Salt minions keep losing connection to master

deploymentsaltstackvirtualboxvirtualization

I'm testing Salt. I have a simple test setup of 3 VirtualBox VM's — with salt-master running on one of the machines and salt-minions running on the other 2 VM's.

I can start either of the salt minion VM's and they will connect to the master and receive commands. If I start both minion VM's, they will both connect for a short period of time, and then one will drop and show as not connected from the master.

Actually, I don't even need to have more than one VM client active. With 1 VM client and 1 VM salt-minion, it will disconnect.

I can restart the salt-minion and it will reconnect to the master and receive commands again… for a couple of minutes at least. Eventually, it will show as disconnected on the master. Running the salt-minion in debug doesn't appear to show anything that explains why it's showing as disconnected on the master.

What could be causing this?

Edit:

The OS I'm using is Ubuntu 14.04. The master and minion environments are the same except for the salt-master package. Running --versions-report on master and minion gives the following versions:

             Salt: 2015.5.3
            Python: 2.7.6 (default, Mar 22 2014, 22:59:56)
            Jinja2: 2.7.2
          M2Crypto: 0.21.1
    msgpack-python: 0.3.0
      msgpack-pure: Not Installed
          pycrypto: 2.6.1
           libnacl: Not Installed
            PyYAML: 3.10
             ioflo: Not Installed
             PyZMQ: 14.0.1
              RAET: Not Installed
               ZMQ: 4.0.4
              Mako: Not Installed
           Tornado: Not Installed
Debian source package: 2015.5.3+ds-1trusty1

Best Answer

Connectivity issues are usually caused by the ZMQ library (less than 4.X.X) and/or salt version . Pleas run salt --versions-report on master and salt-call --versions-report in order to see what versions you are using.

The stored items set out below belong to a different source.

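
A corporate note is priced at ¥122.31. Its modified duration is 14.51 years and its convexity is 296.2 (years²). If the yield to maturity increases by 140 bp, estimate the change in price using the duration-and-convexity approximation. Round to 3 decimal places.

-¥21.296

Duration effect: -D_mod·Δy = -14.51 × (+0.014) = -0.203140
Convexity effect: ½·C·(Δy)² = 0.5 × 296.2 × (0.014)² = +0.0290276
ΔP/P ≈ -0.203140 + 0.0290276 = -0.1741124
ΔP ≈ 122.31 × (-0.1741124) = -21.295687644.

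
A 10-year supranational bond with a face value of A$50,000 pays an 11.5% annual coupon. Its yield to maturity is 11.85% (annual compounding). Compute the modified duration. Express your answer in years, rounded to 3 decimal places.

5.717 years

Periodic yield y = 0.1185. First find Macaulay duration:
  t   CF        PV=CF/(1+0.1185)^t    t·PV
  1     5,750.00     5,140.8136     5,140.8136
  2     5,750.00     4,596.1677     9,192.3354
  3     5,750.00     4,109.2246    12,327.6738
  4     5,750.00     3,673.8709    14,695.4836
  5     5,750.00     3,284.6409    16,423.2047
  6     5,750.00     2,936.6481    17,619.8889
  7     5,750.00     2,625.5236    18,378.6652
  8     5,750.00     2,347.3613    18,778.8903
  9     5,750.00     2,098.6690    18,888.0211
  10   55,750.00    18,192.1902   181,921.9018
  Σ                 49,005.1100   313,366.8783
P = 49,005.1100; Macaulay duration = 313,366.8783 / 49,005.1100 = 6.39458 years.
Modified duration = D_Mac / (1 + y) = 6.39458 / 1.1185 = 5.71710 years.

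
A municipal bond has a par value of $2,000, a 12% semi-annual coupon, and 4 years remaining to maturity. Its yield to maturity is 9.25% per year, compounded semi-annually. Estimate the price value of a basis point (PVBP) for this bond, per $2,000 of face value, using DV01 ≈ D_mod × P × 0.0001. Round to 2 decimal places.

$0.69

Periodic yield y = 0.04625.
  t   CF        PV=CF/(1+0.04625)^t    t·PV
  1       120.00       114.6953       114.6953
  2       120.00       109.6252       219.2504
  3       120.00       104.7791       314.3374
  4       120.00       100.1473       400.5893
  5       120.00        95.7203       478.6013
  6       120.00        91.4889       548.9334
  7       120.00        87.4446       612.1121
  8     2,120.00     1,476.5634    11,812.5070
  Σ                  2,180.4641    14,501.0263
P = 2,180.4641; D_Mac = 6.65043 half-year periods = 3.32522 yrs; D_mod = 3.17822 yrs.
DV01 ≈ 3.17822 × 2,180.4641 × 0.0001 = 0.693000.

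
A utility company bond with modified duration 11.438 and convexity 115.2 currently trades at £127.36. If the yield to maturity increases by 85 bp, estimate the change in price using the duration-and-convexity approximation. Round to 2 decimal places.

-£11.85

Duration effect: -D_mod·Δy = -11.438 × (+0.0085) = -0.097223
Convexity effect: ½·C·(Δy)² = 0.5 × 115.2 × (0.0085)² = +0.0041616
ΔP/P ≈ -0.097223 + 0.0041616 = -0.0930614
ΔP ≈ 127.36 × (-0.0930614) = -11.852299904.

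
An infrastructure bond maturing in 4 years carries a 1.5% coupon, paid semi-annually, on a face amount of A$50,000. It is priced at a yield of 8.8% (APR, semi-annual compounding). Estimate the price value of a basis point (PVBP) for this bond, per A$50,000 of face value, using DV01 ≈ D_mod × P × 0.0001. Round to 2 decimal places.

A$14.08

Periodic yield y = 0.044.
  t   CF        PV=CF/(1+0.044)^t    t·PV
  1       375.00       359.1954       359.1954
  2       375.00       344.0569       688.1138
  3       375.00       329.5564       988.6692
  4       375.00       315.6671     1,262.6683
  5       375.00       302.3631     1,511.8154
  6       375.00       289.6198     1,737.7189
  7       375.00       277.4136     1,941.8953
  8    50,375.00    35,695.3028   285,562.4220
  Σ                 37,913.1751   294,052.4984
P = 37,913.1751; D_Mac = 7.75594 half-year periods = 3.87797 yrs; D_mod = 3.71453 yrs.
DV01 ≈ 3.71453 × 37,913.1751 × 0.0001 = 14.082974.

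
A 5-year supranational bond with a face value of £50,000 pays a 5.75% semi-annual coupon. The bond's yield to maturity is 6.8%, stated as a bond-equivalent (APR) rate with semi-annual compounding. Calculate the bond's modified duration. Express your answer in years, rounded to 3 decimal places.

4.255 years

Periodic yield y = 0.034. First find Macaulay duration:
  t   CF        PV=CF/(1+0.034)^t    t·PV
  1     1,437.50     1,390.2321     1,390.2321
  2     1,437.50     1,344.5185     2,689.0370
  3     1,437.50     1,300.3080     3,900.9240
  4     1,437.50     1,257.5513     5,030.2051
  5     1,437.50     1,216.2004     6,081.0022
  6     1,437.50     1,176.2093     7,057.2560
  7     1,437.50     1,137.5332     7,962.7324
  8     1,437.50     1,100.1288     8,801.0306
  9     1,437.50     1,063.9544     9,575.5894
  10   51,437.50    36,819.2099   368,192.0992
  Σ                 47,805.8460   420,680.1079
P = 47,805.8460; Macaulay duration = 420,680.1079 / 47,805.8460 = 8.79976 half-year periods = 4.39988 years.
Modified duration = D_Mac / (1 + y) = 4.39988 / 1.034 = 4.25520 years.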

You should be running:

Salt: 2015.5.3
...
ZMQ: 4.0.5

You should also try to reproduce the issue with a simple vagrant-salt demo. Notice that you will need to change the salt versions in the vagrant file to "2015.5.3"

You haven't specified what OSes or Salt version you are using but there is ongoing issue with the zmq package used by salt that causes slow connections and drops. It is highly recommended to upgrade the zmq package: (this is redhat based sls file)

{% if grains['os'] in ('RedHat', 'CentOS', 'Fedora') %}
  {% if grains['os'] == 'Fedora' %}
    {% set repotype = 'fedora' %}
  {% else %}
    {% set repotype = 'epel' %}
  {% endif %}
saltstack-zeromq4:
  pkgrepo.managed:
    - humanname: Copr repo for zeromq4 owned by saltstack
    - baseurl: http://copr-be.cloud.fedoraproject.org/results/saltstack/zeromq4/{{ repotype }}-$releasever-$basearch/
    - gpgcheck: 0
    - skip_if_unavailable: True
    - enabled: 1
{% endif %}

{% if grains['os'] in ('RedHat', 'CentOS', 'Fedora') %}
update_zmq:
  pkg:
    - latest
    - pkgs:
      - zeromq
      - python-zmq
    - order: last
  cmd:
    - wait
    - name: echo service salt-minion restart | at now + 1 minute
    - watch:
      - pkg: update_zmq
{% endif %}

Another "hack" is to ping the machines every minute or so, just add this to the salt-master minion config:

"salt '*' test.ping > /dev/null":
  cron.present:
    - user: root
    - minute: '*/1'

You can also ping the master from the minion by setting the master_alive_interval option in the minion config file.